La Lune où les cerfs perdent leurs bois

Jean-Pascal Collegia

« Le bonheur, ce n'est pas être libre d'assouvir des caprices d'enfant, mais de connaître et de tenir le rôle qui nous convient le mieux. Et de ce rôle, contrairement à ce que beaucoup pensent, ce n'est pas nous qui en décidons. Il nous incombe seulement de le découvrir. »

 

Jason se débat entre l’héritage de ses ancêtres indiens et la culture américaine, qu’il rejette tous deux. Il est réveillé de cette torpeur identitaire par une lettre qu’il reçoit de son grand-père, grand chaman de la tribu des Lakotas, qui le réclame à son chevet avant de mourir. Commence alors un long trajet à travers les États-Unis, et Jason rencontrera sur son chemin ses souvenirs, ses doutes, ses réticences, ses colères, quelques anges de passage, et surtout Nicole.
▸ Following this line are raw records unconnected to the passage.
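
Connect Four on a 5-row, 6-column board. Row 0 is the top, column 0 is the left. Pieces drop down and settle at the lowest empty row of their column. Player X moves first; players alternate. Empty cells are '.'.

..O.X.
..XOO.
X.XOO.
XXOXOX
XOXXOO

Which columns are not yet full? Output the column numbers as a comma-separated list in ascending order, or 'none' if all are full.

col 0: top cell = '.' → open
col 1: top cell = '.' → open
col 2: top cell = 'O' → FULL
col 3: top cell = '.' → open
col 4: top cell = 'X' → FULL
col 5: top cell = '.' → open

Answer: 0,1,3,5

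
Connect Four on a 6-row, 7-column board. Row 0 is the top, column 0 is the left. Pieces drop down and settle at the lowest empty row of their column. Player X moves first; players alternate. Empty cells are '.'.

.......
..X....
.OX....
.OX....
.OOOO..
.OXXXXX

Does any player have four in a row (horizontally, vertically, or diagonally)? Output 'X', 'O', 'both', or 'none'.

both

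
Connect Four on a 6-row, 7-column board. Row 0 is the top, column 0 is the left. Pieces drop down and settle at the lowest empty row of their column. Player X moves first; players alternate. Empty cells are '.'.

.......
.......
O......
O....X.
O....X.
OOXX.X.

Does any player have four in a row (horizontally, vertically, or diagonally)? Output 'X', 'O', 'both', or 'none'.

O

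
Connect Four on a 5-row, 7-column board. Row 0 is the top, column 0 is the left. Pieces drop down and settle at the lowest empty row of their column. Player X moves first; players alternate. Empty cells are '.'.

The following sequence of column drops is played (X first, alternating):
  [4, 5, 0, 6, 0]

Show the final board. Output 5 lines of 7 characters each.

Answer: .......
.......
.......
X......
X...XOO

Derivation:
Move 1: X drops in col 4, lands at row 4
Move 2: O drops in col 5, lands at row 4
Move 3: X drops in col 0, lands at row 4
Move 4: O drops in col 6, lands at row 4
Move 5: X drops in col 0, lands at row 3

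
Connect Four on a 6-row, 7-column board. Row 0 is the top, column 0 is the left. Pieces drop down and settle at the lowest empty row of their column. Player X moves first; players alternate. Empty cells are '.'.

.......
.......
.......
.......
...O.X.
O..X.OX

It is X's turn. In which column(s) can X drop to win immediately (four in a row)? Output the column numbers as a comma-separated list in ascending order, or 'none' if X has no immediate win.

col 0: drop X → no win
col 1: drop X → no win
col 2: drop X → no win
col 3: drop X → no win
col 4: drop X → no win
col 5: drop X → no win
col 6: drop X → no win

Answer: none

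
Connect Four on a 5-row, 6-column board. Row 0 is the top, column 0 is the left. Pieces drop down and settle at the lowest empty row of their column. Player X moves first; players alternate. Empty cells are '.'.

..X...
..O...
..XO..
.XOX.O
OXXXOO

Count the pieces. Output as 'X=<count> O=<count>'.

X=7 O=7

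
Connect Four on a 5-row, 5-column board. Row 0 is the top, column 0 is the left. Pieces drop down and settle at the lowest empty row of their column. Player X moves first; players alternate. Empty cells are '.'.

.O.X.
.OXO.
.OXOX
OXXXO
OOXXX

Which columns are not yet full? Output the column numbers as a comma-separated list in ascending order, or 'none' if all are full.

col 0: top cell = '.' → open
col 1: top cell = 'O' → FULL
col 2: top cell = '.' → open
col 3: top cell = 'X' → FULL
col 4: top cell = '.' → open

Answer: 0,2,4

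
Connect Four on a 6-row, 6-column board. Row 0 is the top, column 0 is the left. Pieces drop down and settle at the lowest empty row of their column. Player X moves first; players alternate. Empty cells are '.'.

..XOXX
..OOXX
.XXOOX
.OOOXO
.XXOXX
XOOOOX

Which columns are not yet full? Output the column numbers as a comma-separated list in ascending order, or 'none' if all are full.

Answer: 0,1

Derivation:
col 0: top cell = '.' → open
col 1: top cell = '.' → open
col 2: top cell = 'X' → FULL
col 3: top cell = 'O' → FULL
col 4: top cell = 'X' → FULL
col 5: top cell = 'X' → FULL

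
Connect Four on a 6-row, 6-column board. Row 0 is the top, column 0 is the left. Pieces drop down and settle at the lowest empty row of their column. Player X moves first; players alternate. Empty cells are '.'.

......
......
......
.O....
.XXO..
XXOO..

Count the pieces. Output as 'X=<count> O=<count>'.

X=4 O=4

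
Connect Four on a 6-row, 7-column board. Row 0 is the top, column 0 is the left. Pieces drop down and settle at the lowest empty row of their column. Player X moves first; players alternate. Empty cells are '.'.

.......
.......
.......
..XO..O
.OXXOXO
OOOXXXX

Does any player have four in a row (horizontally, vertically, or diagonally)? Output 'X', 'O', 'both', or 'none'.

X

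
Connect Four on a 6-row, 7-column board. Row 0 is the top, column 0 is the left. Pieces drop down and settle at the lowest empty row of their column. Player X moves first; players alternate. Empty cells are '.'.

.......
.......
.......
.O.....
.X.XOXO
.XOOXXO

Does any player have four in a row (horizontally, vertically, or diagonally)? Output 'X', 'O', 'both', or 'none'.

none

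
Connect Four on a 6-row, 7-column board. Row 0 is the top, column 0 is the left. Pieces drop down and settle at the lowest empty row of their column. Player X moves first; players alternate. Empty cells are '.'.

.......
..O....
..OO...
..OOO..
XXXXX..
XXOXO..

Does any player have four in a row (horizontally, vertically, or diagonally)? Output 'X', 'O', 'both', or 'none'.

X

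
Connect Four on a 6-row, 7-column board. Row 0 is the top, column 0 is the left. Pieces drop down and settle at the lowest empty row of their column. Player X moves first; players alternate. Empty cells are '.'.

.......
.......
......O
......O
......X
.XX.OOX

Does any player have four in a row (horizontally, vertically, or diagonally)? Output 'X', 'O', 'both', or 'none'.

none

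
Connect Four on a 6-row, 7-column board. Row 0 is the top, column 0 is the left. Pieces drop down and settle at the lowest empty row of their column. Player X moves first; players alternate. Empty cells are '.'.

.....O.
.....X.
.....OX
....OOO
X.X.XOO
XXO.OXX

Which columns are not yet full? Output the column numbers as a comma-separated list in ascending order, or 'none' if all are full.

Answer: 0,1,2,3,4,6

Derivation:
col 0: top cell = '.' → open
col 1: top cell = '.' → open
col 2: top cell = '.' → open
col 3: top cell = '.' → open
col 4: top cell = '.' → open
col 5: top cell = 'O' → FULL
col 6: top cell = '.' → open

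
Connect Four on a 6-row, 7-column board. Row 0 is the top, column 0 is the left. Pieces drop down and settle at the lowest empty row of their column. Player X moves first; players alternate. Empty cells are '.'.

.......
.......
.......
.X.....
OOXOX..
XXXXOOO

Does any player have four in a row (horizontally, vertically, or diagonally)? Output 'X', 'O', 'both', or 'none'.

X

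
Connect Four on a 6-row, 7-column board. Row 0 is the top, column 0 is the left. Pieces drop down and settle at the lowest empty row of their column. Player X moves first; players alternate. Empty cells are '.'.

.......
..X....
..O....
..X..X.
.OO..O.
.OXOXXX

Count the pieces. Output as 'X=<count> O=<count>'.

X=7 O=6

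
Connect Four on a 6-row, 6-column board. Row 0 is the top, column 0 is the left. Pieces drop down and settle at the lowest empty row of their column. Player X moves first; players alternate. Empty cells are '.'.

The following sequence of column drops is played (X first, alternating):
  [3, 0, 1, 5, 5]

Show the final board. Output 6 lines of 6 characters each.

Answer: ......
......
......
......
.....X
OX.X.O

Derivation:
Move 1: X drops in col 3, lands at row 5
Move 2: O drops in col 0, lands at row 5
Move 3: X drops in col 1, lands at row 5
Move 4: O drops in col 5, lands at row 5
Move 5: X drops in col 5, lands at row 4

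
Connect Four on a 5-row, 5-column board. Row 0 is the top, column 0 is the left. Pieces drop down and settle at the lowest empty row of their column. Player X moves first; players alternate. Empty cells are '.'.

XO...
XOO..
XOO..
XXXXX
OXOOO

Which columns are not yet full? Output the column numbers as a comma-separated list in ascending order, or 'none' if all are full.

col 0: top cell = 'X' → FULL
col 1: top cell = 'O' → FULL
col 2: top cell = '.' → open
col 3: top cell = '.' → open
col 4: top cell = '.' → open

Answer: 2,3,4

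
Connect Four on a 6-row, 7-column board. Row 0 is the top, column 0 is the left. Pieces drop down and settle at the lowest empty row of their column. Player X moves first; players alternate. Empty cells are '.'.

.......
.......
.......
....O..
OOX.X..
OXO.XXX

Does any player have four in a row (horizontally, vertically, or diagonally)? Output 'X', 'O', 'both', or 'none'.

none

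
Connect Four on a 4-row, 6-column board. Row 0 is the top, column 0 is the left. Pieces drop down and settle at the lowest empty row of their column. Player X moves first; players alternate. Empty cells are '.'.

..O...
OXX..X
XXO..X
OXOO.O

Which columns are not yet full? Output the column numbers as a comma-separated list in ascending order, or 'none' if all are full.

col 0: top cell = '.' → open
col 1: top cell = '.' → open
col 2: top cell = 'O' → FULL
col 3: top cell = '.' → open
col 4: top cell = '.' → open
col 5: top cell = '.' → open

Answer: 0,1,3,4,5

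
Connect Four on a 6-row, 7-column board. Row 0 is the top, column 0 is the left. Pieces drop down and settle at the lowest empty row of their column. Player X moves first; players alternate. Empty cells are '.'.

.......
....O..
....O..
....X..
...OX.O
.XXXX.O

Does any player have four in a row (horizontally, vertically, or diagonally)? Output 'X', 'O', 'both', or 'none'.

X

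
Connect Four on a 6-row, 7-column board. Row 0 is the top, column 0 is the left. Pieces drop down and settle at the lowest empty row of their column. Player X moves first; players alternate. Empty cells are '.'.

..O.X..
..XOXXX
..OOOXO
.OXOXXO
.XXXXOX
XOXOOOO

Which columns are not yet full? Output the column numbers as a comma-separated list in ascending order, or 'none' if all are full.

col 0: top cell = '.' → open
col 1: top cell = '.' → open
col 2: top cell = 'O' → FULL
col 3: top cell = '.' → open
col 4: top cell = 'X' → FULL
col 5: top cell = '.' → open
col 6: top cell = '.' → open

Answer: 0,1,3,5,6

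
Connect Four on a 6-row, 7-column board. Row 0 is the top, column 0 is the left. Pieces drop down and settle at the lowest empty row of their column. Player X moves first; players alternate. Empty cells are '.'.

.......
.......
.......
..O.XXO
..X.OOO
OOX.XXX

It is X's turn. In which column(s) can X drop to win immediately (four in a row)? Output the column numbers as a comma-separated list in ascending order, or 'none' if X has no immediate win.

col 0: drop X → no win
col 1: drop X → no win
col 2: drop X → no win
col 3: drop X → WIN!
col 4: drop X → no win
col 5: drop X → no win
col 6: drop X → no win

Answer: 3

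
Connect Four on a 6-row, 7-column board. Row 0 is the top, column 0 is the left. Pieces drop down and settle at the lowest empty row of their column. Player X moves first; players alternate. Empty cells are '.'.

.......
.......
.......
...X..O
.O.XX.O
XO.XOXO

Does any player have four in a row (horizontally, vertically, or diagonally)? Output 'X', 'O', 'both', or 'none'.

none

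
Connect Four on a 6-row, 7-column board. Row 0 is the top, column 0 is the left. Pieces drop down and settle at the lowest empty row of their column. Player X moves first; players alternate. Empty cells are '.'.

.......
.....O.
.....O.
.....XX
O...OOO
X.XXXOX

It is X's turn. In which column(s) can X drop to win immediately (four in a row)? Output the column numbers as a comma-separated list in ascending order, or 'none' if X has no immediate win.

Answer: 1

Derivation:
col 0: drop X → no win
col 1: drop X → WIN!
col 2: drop X → no win
col 3: drop X → no win
col 4: drop X → no win
col 5: drop X → no win
col 6: drop X → no win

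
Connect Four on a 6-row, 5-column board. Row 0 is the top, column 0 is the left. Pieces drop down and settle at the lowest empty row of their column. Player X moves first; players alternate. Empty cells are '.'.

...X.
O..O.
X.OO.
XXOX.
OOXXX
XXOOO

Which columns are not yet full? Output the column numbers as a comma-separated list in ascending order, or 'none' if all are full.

col 0: top cell = '.' → open
col 1: top cell = '.' → open
col 2: top cell = '.' → open
col 3: top cell = 'X' → FULL
col 4: top cell = '.' → open

Answer: 0,1,2,4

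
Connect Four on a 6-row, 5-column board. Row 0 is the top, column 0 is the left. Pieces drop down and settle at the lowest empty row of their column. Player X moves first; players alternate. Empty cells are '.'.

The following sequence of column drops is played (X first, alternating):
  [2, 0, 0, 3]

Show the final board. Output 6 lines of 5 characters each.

Move 1: X drops in col 2, lands at row 5
Move 2: O drops in col 0, lands at row 5
Move 3: X drops in col 0, lands at row 4
Move 4: O drops in col 3, lands at row 5

Answer: .....
.....
.....
.....
X....
O.XO.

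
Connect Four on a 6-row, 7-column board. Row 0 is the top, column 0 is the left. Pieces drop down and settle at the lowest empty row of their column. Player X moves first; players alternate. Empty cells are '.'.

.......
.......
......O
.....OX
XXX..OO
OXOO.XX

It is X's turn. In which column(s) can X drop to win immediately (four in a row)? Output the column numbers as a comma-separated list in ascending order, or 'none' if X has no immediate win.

col 0: drop X → no win
col 1: drop X → no win
col 2: drop X → no win
col 3: drop X → WIN!
col 4: drop X → no win
col 5: drop X → no win
col 6: drop X → no win

Answer: 3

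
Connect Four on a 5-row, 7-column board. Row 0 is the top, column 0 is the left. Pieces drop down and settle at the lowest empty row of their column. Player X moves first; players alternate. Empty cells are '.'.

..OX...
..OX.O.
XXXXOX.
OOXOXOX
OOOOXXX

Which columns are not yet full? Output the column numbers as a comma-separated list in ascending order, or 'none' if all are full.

col 0: top cell = '.' → open
col 1: top cell = '.' → open
col 2: top cell = 'O' → FULL
col 3: top cell = 'X' → FULL
col 4: top cell = '.' → open
col 5: top cell = '.' → open
col 6: top cell = '.' → open

Answer: 0,1,4,5,6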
Ce récit à la fois roman initiatique, road-trip et conte philosophique nous invite à suivre Jason, en quête de sa toison d’or. En route pour la découverte de soi et de l’autre, le dévoilement de la mémoire et du sens, la compréhension du monde dans l’intimité des choses…

 

Pour Jean-Pascal Collegia, la philosophie de Spinoza est le chemin qui l’a mené à La Lune où les cerfs perdent leurs bois. Outre Afghanistan-Kosovo, parcours de deux adolescents exilés(roman, 2013), il a publié Spinoza, la matrice (essai, 2012).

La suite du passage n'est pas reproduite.